Il est significatif à cet égard que la chancellerie n’ait, jusqu’aux attentats des 7 et 8 janvier 2015, jamais élaboré les dispositifs du plan Vigipirate dans les juridictions et les locaux du ministère, laissant les responsables de sites et les personnels dans une totale ignorance des mesures à prendre en cas d’alerte grave.

Cette doctrine, définie au niveau national, devrait notamment retenir les points suivants :

Une évaluation des potentiels de risques pour les personnels

Il conviendrait d’établir une typologie regroupant les personnels selon le type de risques auxquels ils sont exposés. On peut suggérer la classification suivante :

  • Les personnels particulièrement exposés, pour lesquels une protection durable et renforcée s’impose,
  • Les personnels temporairement ou ponctuellement exposés, pour lesquels une protection limitée dans le temps et/ou l’espace est suffisante,
  • Les personnels incidemment exposés, qui encourent un risque du fait d’une situation particulière, tenant à leur fonction, à leur situation géographique ou à toute autre considération extérieure à leur personne.

Bien entendu, les protections appropriées doivent être mises en place non seulement pour les magistrats eux-mêmes mais également, en fonction de la nature des risques, pour leur entourage professionnel (greffiers…) ou personnel (famille et autres proches). Elles doivent également s’étendre aux biens des intéressés, même éloignés si besoin de leur lieu de travail.

Une sécurisation des locaux judiciaires

Le ministère de la justice doit prendre sans délai les mesures appropriées pour traduire en consignes et dispositifs effectifs l’ensemble des mesures du plan Vigipirate afin d’être en capacité de les actionner immédiatement en cas de besoin.

Pour ce faire, il convient d’associer les instances paritaires (CHSCT) et de former les personnels aux consignes.

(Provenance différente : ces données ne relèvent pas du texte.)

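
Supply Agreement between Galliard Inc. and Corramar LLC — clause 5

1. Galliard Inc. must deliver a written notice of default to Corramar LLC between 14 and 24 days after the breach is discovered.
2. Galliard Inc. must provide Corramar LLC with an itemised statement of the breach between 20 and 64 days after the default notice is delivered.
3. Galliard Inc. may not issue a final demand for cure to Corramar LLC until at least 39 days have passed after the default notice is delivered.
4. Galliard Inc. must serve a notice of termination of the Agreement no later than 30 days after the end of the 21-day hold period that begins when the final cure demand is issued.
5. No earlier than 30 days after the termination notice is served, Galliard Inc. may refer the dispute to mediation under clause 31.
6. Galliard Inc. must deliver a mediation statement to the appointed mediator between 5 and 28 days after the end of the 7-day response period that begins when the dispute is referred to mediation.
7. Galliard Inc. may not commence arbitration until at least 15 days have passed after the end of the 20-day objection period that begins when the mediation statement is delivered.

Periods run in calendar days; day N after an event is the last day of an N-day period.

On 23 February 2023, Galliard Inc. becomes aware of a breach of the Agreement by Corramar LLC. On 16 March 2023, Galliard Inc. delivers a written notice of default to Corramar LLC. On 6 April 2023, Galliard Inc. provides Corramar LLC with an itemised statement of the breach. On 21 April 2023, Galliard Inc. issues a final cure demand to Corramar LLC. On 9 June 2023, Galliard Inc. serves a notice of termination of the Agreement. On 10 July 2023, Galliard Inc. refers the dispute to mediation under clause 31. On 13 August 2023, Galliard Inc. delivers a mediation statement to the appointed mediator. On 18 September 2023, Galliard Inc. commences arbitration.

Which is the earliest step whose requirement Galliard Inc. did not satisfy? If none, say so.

Step 3

(1) the permitted window runs from 23 February 2023 + 14 = 9 March 2023 to 23 February 2023 + 24 = 19 March 2023; done 16 March 2023, which is between those dates.
(2) the permitted window runs from 16 March 2023 + 20 = 5 April 2023 to 16 March 2023 + 64 = 19 May 2023; done 6 April 2023, which is between those dates.
(3) permitted from 16 March 2023 + 39 days = 24 April 2023 onward; acted on 21 April 2023, 3 days prematurely.
The analysis stops there.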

En dehors des périodes d’activation du plan Vigipirate renforcé, il convient d’auditer les dispositifs retenus dans les juridictions, qui contiennent actuellement de nombreuses failles. C’est ainsi en particulier que, dans de nombreuses juridictions, les missions de gardiennage et de sécurité sont confiées à des entreprises privées et non à des fonctionnaires de police ou des militaires de la gendarmerie.

Ce recours au privé pose de multiples problèmes : fiabilité et formation des personnels extérieurs, utilité de recourir à des agents non équipés qui ne pourraient faire face à des attaques violentes contre les biens ou les personnes, détermination des moyens affectés à la protection, etc.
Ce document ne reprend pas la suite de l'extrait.